This is the Cadillac ATS, the brand’s first foray into the entry-level compact saloon segment since the truly horrid Cadillac Cimarron of the early 1980s.
Cadillac is working up a wide range of new offerings — including an all-new flagship based on the delicious Ciel concept — but this down-market saloon is the product likely to provide the foundation for any Cadillac comeback.
Cadillac still sees itself as the ‘standard of the world’, although that really hasn’t described Cadillac since the days of its finned land yachts. But after years watching its European (primarily German) competitors redefine the luxury segment, Caddy is finally determined to challenge the status quo. Could this be the car to do just that?
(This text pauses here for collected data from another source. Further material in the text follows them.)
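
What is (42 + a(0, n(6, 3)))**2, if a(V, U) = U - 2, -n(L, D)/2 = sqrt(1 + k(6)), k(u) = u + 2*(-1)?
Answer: 1620 - 160*sqrt(5) ≈ 1262.2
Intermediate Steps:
k(u) = -2 + u (k(u) = u - 2 = -2 + u)
n(L, D) = -2*sqrt(5) (n(L, D) = -2*sqrt(1 + (-2 + 6)) = -2*sqrt(1 + 4) = -2*sqrt(5))
a(V, U) = -2 + U
(42 + a(0, n(6, 3)))**2 = (42 + (-2 - 2*sqrt(5)))**2 = (40 - 2*sqrt(5))**2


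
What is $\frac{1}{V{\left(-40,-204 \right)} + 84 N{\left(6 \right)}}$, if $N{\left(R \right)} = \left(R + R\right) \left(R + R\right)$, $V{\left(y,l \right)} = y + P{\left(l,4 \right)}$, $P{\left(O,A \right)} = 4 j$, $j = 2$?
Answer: $\frac{1}{12064} \approx 8.2891 \cdot 10^{-5}$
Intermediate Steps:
$P{\left(O,A \right)} = 8$ ($P{\left(O,A \right)} = 4 \cdot 2 = 8$)
$V{\left(y,l \right)} = 8 + y$ ($V{\left(y,l \right)} = y + 8 = 8 + y$)
$N{\left(R \right)} = 4 R^{2}$ ($N{\left(R \right)} = 2 R 2 R = 4 R^{2}$)
$\frac{1}{V{\left(-40,-204 \right)} + 84 N{\left(6 \right)}} = \frac{1}{\left(8 - 40\right) + 84 \cdot 4 \cdot 6^{2}} = \frac{1}{-32 + 84 \cdot 4 \cdot 36} = \frac{1}{-32 + 84 \cdot 144} = \frac{1}{-32 + 12096} = \frac{1}{12064}$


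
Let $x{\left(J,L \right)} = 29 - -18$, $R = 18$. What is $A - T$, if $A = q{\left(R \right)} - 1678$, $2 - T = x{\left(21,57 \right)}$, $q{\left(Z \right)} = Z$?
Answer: $-1615$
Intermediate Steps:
$x{\left(J,L \right)} = 47$ ($x{\left(J,L \right)} = 29 + 18 = 47$)
$T = -45$ ($T = 2 - 47 = -45$)
$A = -1660$ ($A = 18 - 1678 = -1660$)
$A - T = -1660 - -45 = -1660 + 45 = -1615$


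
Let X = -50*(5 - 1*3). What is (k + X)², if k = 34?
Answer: 4356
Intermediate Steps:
X = -100 (X = -50*(5 - 3) = -50*2 = -100)
(k + X)² = (34 - 100)² = (-66)² = 4356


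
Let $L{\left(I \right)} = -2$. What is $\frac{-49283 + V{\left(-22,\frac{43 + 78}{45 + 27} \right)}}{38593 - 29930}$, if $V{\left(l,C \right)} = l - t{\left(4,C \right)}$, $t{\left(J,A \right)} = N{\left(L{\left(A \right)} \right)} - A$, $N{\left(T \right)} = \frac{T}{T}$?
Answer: $- \frac{3549911}{623736} \approx -5.6914$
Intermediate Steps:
$N{\left(T \right)} = 1$
$t{\left(J,A \right)} = 1 - A$
$V{\left(l,C \right)} = -1 + C + l$ ($V{\left(l,C \right)} = l - \left(1 - C\right) = l + \left(-1 + C\right) = -1 + C + l$)
$\frac{-49283 + V{\left(-22,\frac{43 + 78}{45 + 27} \right)}}{38593 - 29930} = \frac{-49283 - \left(23 - \frac{43 + 78}{45 + 27}\right)}{38593 - 29930} = \frac{-49283 - \left(23 - \frac{121}{72}\right)}{8663} = \left(-49283 - \frac{1535}{72}\right) \frac{1}{8663} = \left(- \frac{3549911}{72}\right) \frac{1}{8663} = - \frac{3549911}{623736}$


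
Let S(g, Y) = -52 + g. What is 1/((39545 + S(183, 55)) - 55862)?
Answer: -1/16186 ≈ -6.1782e-5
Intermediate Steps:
1/((39545 + S(183, 55)) - 55862) = 1/((39545 + (-52 + 183)) - 55862) = 1/((39545 + 131) - 55862) = 1/(39676 - 55862) = 1/(-16186) = -1/16186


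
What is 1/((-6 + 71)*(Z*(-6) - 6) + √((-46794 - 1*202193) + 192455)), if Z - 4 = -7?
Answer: 65/55411 - I*√14133/332466 ≈ 0.0011731 - 0.00035758*I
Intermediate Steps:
Z = -3 (Z = 4 - 7 = -3)
1/((-6 + 71)*(Z*(-6) - 6) + √((-46794 - 1*202193) + 192455)) = 1/((-6 + 71)*(-3*(-6) - 6) + √((-46794 - 1*202193) + 192455)) = 1/(65*(18 - 6) + √((-46794 - 202193) + 192455)) = 1/(65*12 + √(-248987 + 192455)) = 1/(780 + √(-56532)) = 1/(780 + 2*I*√14133)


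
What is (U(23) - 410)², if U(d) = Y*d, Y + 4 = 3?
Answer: 187489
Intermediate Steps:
Y = -1 (Y = -4 + 3 = -1)
U(d) = -d
(U(23) - 410)² = (-1*23 - 410)² = (-23 - 410)² = (-433)² = 187489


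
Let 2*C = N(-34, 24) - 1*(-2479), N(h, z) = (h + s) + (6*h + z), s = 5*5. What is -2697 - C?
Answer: -3842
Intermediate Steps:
s = 25
N(h, z) = 25 + z + 7*h (N(h, z) = (h + 25) + (6*h + z) = (25 + h) + (z + 6*h) = 25 + z + 7*h)
C = 1145 (C = ((25 + 24 + 7*(-34)) - 1*(-2479))/2 = ((25 + 24 - 238) + 2479)/2 = (-189 + 2479)/2 = (½)*2290 = 1145)
-2697 - C = -2697 - 1*1145 = -2697 - 1145 = -3842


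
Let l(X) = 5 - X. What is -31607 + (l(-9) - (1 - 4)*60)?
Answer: -31413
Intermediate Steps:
-31607 + (l(-9) - (1 - 4)*60) = -31607 + ((5 - 1*(-9)) - (1 - 4)*60) = -31607 + ((5 + 9) - 1*(-3)*60) = -31607 + (14 + 3*60) = -31607 + (14 + 180) = -31607 + 194 = -31413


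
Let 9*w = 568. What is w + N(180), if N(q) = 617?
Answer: 6121/9 ≈ 680.11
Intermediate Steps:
w = 568/9 (w = (⅑)*568 = 568/9 ≈ 63.111)
w + N(180) = 568/9 + 617 = 6121/9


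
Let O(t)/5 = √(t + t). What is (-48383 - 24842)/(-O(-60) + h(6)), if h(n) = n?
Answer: -73225/506 - 366125*I*√30/1518 ≈ -144.71 - 1321.0*I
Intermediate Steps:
O(t) = 5*√2*√t (O(t) = 5*√(t + t) = 5*√(2*t) = 5*(√2*√t) = 5*√2*√t)
(-48383 - 24842)/(-O(-60) + h(6)) = (-48383 - 24842)/(-5*√2*√(-60) + 6) = -73225/(-5*√2*2*I*√15 + 6) = -73225/(-10*I*√30 + 6) = -73225/(6 - 10*I*√30)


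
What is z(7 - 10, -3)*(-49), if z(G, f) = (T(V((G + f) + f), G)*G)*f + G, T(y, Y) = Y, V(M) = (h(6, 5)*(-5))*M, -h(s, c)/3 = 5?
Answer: 1470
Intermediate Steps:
h(s, c) = -15 (h(s, c) = -3*5 = -15)
V(M) = 75*M (V(M) = (-15*(-5))*M = 75*M)
z(G, f) = G + f*G² (z(G, f) = (G*G)*f + G = G²*f + G = f*G² + G = G + f*G²)
z(7 - 10, -3)*(-49) = ((7 - 10)*(1 + (7 - 10)*(-3)))*(-49) = -3*(1 - 3*(-3))*(-49) = -3*(1 + 9)*(-49) = -3*10*(-49) = -30*(-49) = 1470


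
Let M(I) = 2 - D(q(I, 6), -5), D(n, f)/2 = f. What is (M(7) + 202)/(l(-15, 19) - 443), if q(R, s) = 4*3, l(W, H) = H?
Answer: -107/212 ≈ -0.50472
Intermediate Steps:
q(R, s) = 12
D(n, f) = 2*f
M(I) = 12 (M(I) = 2 - 2*(-5) = 2 - 1*(-10) = 2 + 10 = 12)
(M(7) + 202)/(l(-15, 19) - 443) = (12 + 202)/(19 - 443) = 214/(-424) = 214*(-1/424) = -107/212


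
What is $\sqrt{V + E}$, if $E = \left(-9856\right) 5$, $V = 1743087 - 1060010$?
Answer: $\sqrt{633797} \approx 796.11$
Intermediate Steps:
$V = 683077$ ($V = 1743087 - 1060010 = 683077$)
$E = -49280$
$\sqrt{V + E} = \sqrt{683077 - 49280} = \sqrt{633797}$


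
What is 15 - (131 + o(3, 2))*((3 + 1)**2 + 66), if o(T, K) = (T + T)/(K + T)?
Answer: -54127/5 ≈ -10825.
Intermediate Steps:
o(T, K) = 2*T/(K + T) (o(T, K) = (2*T)/(K + T) = 2*T/(K + T))
15 - (131 + o(3, 2))*((3 + 1)**2 + 66) = 15 - (131 + 2*3/(2 + 3))*((3 + 1)**2 + 66) = 15 - (131 + 2*3/5)*(4**2 + 66) = 15 - (131 + 2*3*(1/5))*(16 + 66) = 15 - (131 + 6/5)*82 = 15 - 661*82/5 = 15 - 1*54202/5 = 15 - 54202/5 = -54127/5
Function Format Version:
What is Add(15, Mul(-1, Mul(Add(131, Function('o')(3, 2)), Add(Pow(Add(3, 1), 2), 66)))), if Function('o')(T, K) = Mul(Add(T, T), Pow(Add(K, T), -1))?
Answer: Rational(-54127, 5) ≈ -10825.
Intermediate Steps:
Function('o')(T, K) = Mul(2, T, Pow(Add(K, T), -1)) (Function('o')(T, K) = Mul(Mul(2, T), Pow(Add(K, T), -1)) = Mul(2, T, Pow(Add(K, T), -1)))
Add(15, Mul(-1, Mul(Add(131, Function('o')(3, 2)), Add(Pow(Add(3, 1), 2), 66)))) = Add(15, Mul(-1, Mul(Add(131, Mul(2, 3, Pow(Add(2, 3), -1))), Add(Pow(Add(3, 1), 2), 66)))) = Add(15, Mul(-1, Mul(Add(131, Mul(2, 3, Pow(5, -1))), Add(Pow(4, 2), 66)))) = Add(15, Mul(-1, Mul(Add(131, Mul(2, 3, Rational(1, 5))), Add(16, 66)))) = Add(15, Mul(-1, Mul(Add(131, Rational(6, 5)), 82))) = Add(15, Mul(-1, Mul(Rational(661, 5), 82))) = Add(15, Mul(-1, Rational(54202, 5))) = Add(15, Rational(-54202, 5)) = Rational(-54127, 5)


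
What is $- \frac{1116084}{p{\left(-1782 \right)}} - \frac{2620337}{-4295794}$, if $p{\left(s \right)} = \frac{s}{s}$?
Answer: $- \frac{154660139689}{138574} \approx -1.1161 \cdot 10^{6}$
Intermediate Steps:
$p{\left(s \right)} = 1$
$- \frac{1116084}{p{\left(-1782 \right)}} - \frac{2620337}{-4295794} = - \frac{1116084}{1} - \frac{2620337}{-4295794} = \left(-1116084\right) 1 - - \frac{84527}{138574} = -1116084 + \frac{84527}{138574} = - \frac{154660139689}{138574}$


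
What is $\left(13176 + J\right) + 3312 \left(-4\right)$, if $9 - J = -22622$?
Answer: $22559$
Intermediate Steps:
$J = 22631$ ($J = 9 - -22622 = 9 + 22622 = 22631$)
$\left(13176 + J\right) + 3312 \left(-4\right) = \left(13176 + 22631\right) + 3312 \left(-4\right) = 35807 - 13248 = 22559$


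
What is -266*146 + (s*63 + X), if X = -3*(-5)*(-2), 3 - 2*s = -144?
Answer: -68471/2 ≈ -34236.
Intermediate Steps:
s = 147/2 (s = 3/2 - 1/2*(-144) = 3/2 + 72 = 147/2 ≈ 73.500)
X = -30 (X = 15*(-2) = -30)
-266*146 + (s*63 + X) = -266*146 + ((147/2)*63 - 30) = -38836 + (9261/2 - 30) = -38836 + 9201/2 = -68471/2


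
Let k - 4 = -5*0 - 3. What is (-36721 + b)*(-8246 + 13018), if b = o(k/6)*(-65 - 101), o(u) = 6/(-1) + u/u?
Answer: -171271852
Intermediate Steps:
k = 1 (k = 4 + (-5*0 - 3) = 4 + (0 - 3) = 4 - 3 = 1)
o(u) = -5 (o(u) = 6*(-1) + 1 = -6 + 1 = -5)
b = 830 (b = -5*(-65 - 101) = -5*(-166) = 830)
(-36721 + b)*(-8246 + 13018) = (-36721 + 830)*(-8246 + 13018) = -35891*4772 = -171271852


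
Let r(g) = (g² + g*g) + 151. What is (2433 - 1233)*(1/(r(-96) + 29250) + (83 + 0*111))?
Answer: 4764168000/47833 ≈ 99600.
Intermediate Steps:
r(g) = 151 + 2*g² (r(g) = (g² + g²) + 151 = 2*g² + 151 = 151 + 2*g²)
(2433 - 1233)*(1/(r(-96) + 29250) + (83 + 0*111)) = (2433 - 1233)*(1/((151 + 2*(-96)²) + 29250) + (83 + 0*111)) = 1200*(1/((151 + 2*9216) + 29250) + (83 + 0)) = 1200*(1/((151 + 18432) + 29250) + 83) = 1200*(1/(18583 + 29250) + 83) = 1200*(1/47833 + 83) = 1200*(3970140/47833) = 4764168000/47833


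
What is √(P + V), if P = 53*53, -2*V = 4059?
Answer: √3118/2 ≈ 27.920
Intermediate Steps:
V = -4059/2 (V = -½*4059 = -4059/2 ≈ -2029.5)
P = 2809
√(P + V) = √(2809 - 4059/2) = √(1559/2) = √3118/2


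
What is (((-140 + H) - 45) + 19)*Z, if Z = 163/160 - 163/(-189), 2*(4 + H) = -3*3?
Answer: -19853563/60480 ≈ -328.27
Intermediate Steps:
H = -17/2 (H = -4 + (-3*3)/2 = -4 + (½)*(-9) = -4 - 9/2 = -17/2 ≈ -8.5000)
Z = 56887/30240 (Z = 163*(1/160) - 163*(-1/189) = 163/160 + 163/189 = 56887/30240 ≈ 1.8812)
(((-140 + H) - 45) + 19)*Z = (((-140 - 17/2) - 45) + 19)*(56887/30240) = ((-297/2 - 45) + 19)*(56887/30240) = (-387/2 + 19)*(56887/30240) = -349/2*56887/30240 = -19853563/60480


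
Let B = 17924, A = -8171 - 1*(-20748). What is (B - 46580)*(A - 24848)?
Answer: 351637776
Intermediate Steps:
A = 12577 (A = -8171 + 20748 = 12577)
(B - 46580)*(A - 24848) = (17924 - 46580)*(12577 - 24848) = -28656*(-12271) = 351637776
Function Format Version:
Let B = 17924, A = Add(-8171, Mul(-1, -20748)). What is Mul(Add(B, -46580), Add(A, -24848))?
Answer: 351637776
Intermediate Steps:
A = 12577 (A = Add(-8171, 20748) = 12577)
Mul(Add(B, -46580), Add(A, -24848)) = Mul(Add(17924, -46580), Add(12577, -24848)) = Mul(-28656, -12271) = 351637776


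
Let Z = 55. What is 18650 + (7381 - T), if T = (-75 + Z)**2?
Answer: 25631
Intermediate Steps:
T = 400 (T = (-75 + 55)**2 = (-20)**2 = 400)
18650 + (7381 - T) = 18650 + (7381 - 1*400) = 18650 + (7381 - 400) = 18650 + 6981 = 25631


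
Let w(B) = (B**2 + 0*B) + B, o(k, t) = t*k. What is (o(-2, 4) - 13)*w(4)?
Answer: -420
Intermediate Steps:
o(k, t) = k*t
w(B) = B + B**2 (w(B) = (B**2 + 0) + B = B**2 + B = B + B**2)
(o(-2, 4) - 13)*w(4) = (-2*4 - 13)*(4*(1 + 4)) = (-8 - 13)*(4*5) = -21*20 = -420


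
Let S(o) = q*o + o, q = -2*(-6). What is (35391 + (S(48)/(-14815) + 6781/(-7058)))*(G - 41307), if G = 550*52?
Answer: -47022624733264141/104564270 ≈ -4.4970e+8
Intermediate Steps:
q = 12
S(o) = 13*o (S(o) = 12*o + o = 13*o)
G = 28600
(35391 + (S(48)/(-14815) + 6781/(-7058)))*(G - 41307) = (35391 + ((13*48)/(-14815) + 6781/(-7058)))*(28600 - 41307) = (35391 + (624*(-1/14815) + 6781*(-1/7058)))*(-12707) = (35391 + (-624/14815 - 6781/7058))*(-12707) = (35391 - 104864707/104564270)*(-12707) = (3700529214863/104564270)*(-12707) = -47022624733264141/104564270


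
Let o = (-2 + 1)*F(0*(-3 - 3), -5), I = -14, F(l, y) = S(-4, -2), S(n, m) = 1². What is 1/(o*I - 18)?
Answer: -¼ ≈ -0.25000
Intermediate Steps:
S(n, m) = 1
F(l, y) = 1
o = -1 (o = (-2 + 1)*1 = -1*1 = -1)
1/(o*I - 18) = 1/(-1*(-14) - 18) = 1/(14 - 18) = 1/(-4) = -¼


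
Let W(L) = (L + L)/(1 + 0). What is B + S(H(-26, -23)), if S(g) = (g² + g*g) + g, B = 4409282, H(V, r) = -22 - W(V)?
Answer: 4411112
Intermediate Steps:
W(L) = 2*L (W(L) = (2*L)/1 = (2*L)*1 = 2*L)
H(V, r) = -22 - 2*V
S(g) = g + 2*g² (S(g) = (g² + g²) + g = 2*g² + g = g + 2*g²)
B + S(H(-26, -23)) = 4409282 + (-22 - 2*(-26))*(1 + 2*(-22 - 2*(-26))) = 4409282 + (-22 + 52)*(1 + 2*(-22 + 52)) = 4409282 + 30*(1 + 2*30) = 4409282 + 30*(1 + 60) = 4409282 + 30*61 = 4409282 + 1830 = 4411112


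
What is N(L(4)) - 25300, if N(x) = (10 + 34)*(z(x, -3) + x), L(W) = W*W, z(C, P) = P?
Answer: -24728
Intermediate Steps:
L(W) = W²
N(x) = -132 + 44*x (N(x) = (10 + 34)*(-3 + x) = 44*(-3 + x) = -132 + 44*x)
N(L(4)) - 25300 = (-132 + 44*4²) - 25300 = (-132 + 44*16) - 25300 = (-132 + 704) - 25300 = 572 - 25300 = -24728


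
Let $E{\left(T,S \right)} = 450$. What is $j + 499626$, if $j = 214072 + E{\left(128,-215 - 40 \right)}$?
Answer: $714148$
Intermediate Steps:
$j = 214522$ ($j = 214072 + 450 = 214522$)
$j + 499626 = 214522 + 499626 = 714148$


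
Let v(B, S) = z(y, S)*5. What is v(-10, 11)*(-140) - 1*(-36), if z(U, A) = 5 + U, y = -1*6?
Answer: 736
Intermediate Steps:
y = -6
v(B, S) = -5 (v(B, S) = (5 - 6)*5 = -1*5 = -5)
v(-10, 11)*(-140) - 1*(-36) = -5*(-140) - 1*(-36) = 700 + 36 = 736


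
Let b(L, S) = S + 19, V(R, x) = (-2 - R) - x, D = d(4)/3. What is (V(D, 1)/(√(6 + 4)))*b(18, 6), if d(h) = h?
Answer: -65*√10/6 ≈ -34.258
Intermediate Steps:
D = 4/3 ≈ 1.3333
V(R, x) = -2 - R - x
b(L, S) = 19 + S
(V(D, 1)/(√(6 + 4)))*b(18, 6) = ((-2 - 1*4/3 - 1*1)/(√(6 + 4)))*(19 + 6) = ((-2 - 4/3 - 1)/(√10))*25 = -13*√10/30*25 = -65*√10/6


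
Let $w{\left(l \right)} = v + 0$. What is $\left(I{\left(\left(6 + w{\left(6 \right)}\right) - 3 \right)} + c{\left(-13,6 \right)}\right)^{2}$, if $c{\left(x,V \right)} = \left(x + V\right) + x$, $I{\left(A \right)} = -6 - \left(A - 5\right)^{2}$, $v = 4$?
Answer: $900$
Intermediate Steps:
$w{\left(l \right)} = 4$ ($w{\left(l \right)} = 4 + 0 = 4$)
$I{\left(A \right)} = -6 - \left(-5 + A\right)^{2}$
$c{\left(x,V \right)} = V + 2 x$ ($c{\left(x,V \right)} = \left(V + x\right) + x = V + 2 x$)
$\left(I{\left(\left(6 + w{\left(6 \right)}\right) - 3 \right)} + c{\left(-13,6 \right)}\right)^{2} = \left(\left(-6 - \left(-5 + \left(\left(6 + 4\right) - 3\right)\right)^{2}\right) + \left(6 + 2 \left(-13\right)\right)\right)^{2} = \left(\left(-6 - \left(-5 + \left(10 - 3\right)\right)^{2}\right) + \left(6 - 26\right)\right)^{2} = \left(\left(-6 - \left(-5 + 7\right)^{2}\right) - 20\right)^{2} = \left(\left(-6 - 2^{2}\right) - 20\right)^{2} = \left(\left(-6 - 4\right) - 20\right)^{2} = \left(-10 - 20\right)^{2} = \left(-30\right)^{2} = 900$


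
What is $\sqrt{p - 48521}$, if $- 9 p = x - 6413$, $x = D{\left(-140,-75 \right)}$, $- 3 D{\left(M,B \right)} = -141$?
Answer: $\frac{i \sqrt{430323}}{3} \approx 218.66 i$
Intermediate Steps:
$D{\left(M,B \right)} = 47$ ($D{\left(M,B \right)} = \left(- \frac{1}{3}\right) \left(-141\right) = 47$)
$x = 47$
$p = \frac{2122}{3}$ ($p = - \frac{47 - 6413}{9} = \left(- \frac{1}{9}\right) \left(-6366\right) = \frac{2122}{3} \approx 707.33$)
$\sqrt{p - 48521} = \sqrt{\frac{2122}{3} - 48521} = \sqrt{- \frac{143441}{3}} = \frac{i \sqrt{430323}}{3}$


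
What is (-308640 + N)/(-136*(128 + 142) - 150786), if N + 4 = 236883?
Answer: 71761/187506 ≈ 0.38271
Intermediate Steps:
N = 236879 (N = -4 + 236883 = 236879)
(-308640 + N)/(-136*(128 + 142) - 150786) = (-308640 + 236879)/(-136*(128 + 142) - 150786) = -71761/(-136*270 - 150786) = -71761/(-36720 - 150786) = -71761/(-187506) = -71761*(-1/187506) = 71761/187506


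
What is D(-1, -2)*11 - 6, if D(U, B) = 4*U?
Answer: -50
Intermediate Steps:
D(-1, -2)*11 - 6 = (4*(-1))*11 - 6 = -4*11 - 6 = -44 - 6 = -50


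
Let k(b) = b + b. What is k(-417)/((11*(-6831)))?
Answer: 278/25047 ≈ 0.011099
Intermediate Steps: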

The new ATS isn’t a badge-engineered Chevrolet but a handsome, surprisingly competent saloon largely achieving everything it set out to do. Its biggest flaw is the image of the Cadillac brand itself.
The look of the ATS will be familiar to anyone who has followed Cadillac since the CTS introduced us to the Art and Science design language a decade ago. Though 215mm shorter than that car, the compact model maintains the basic angular look, albeit a little less edgy and slab-sided than its bigger brother. There is also a swooping coupé which is up against the BMW 4 Series and Audi A5.
Perhaps the most notable detail is the fact that the ATS weighs in at just 1530kg for the base 2.5-litre car. That's substantially less than the CTS and nearly 68kg under the BMW 330i, despite being within 25mm of the Bavarian sedan’s dimensions in every direction.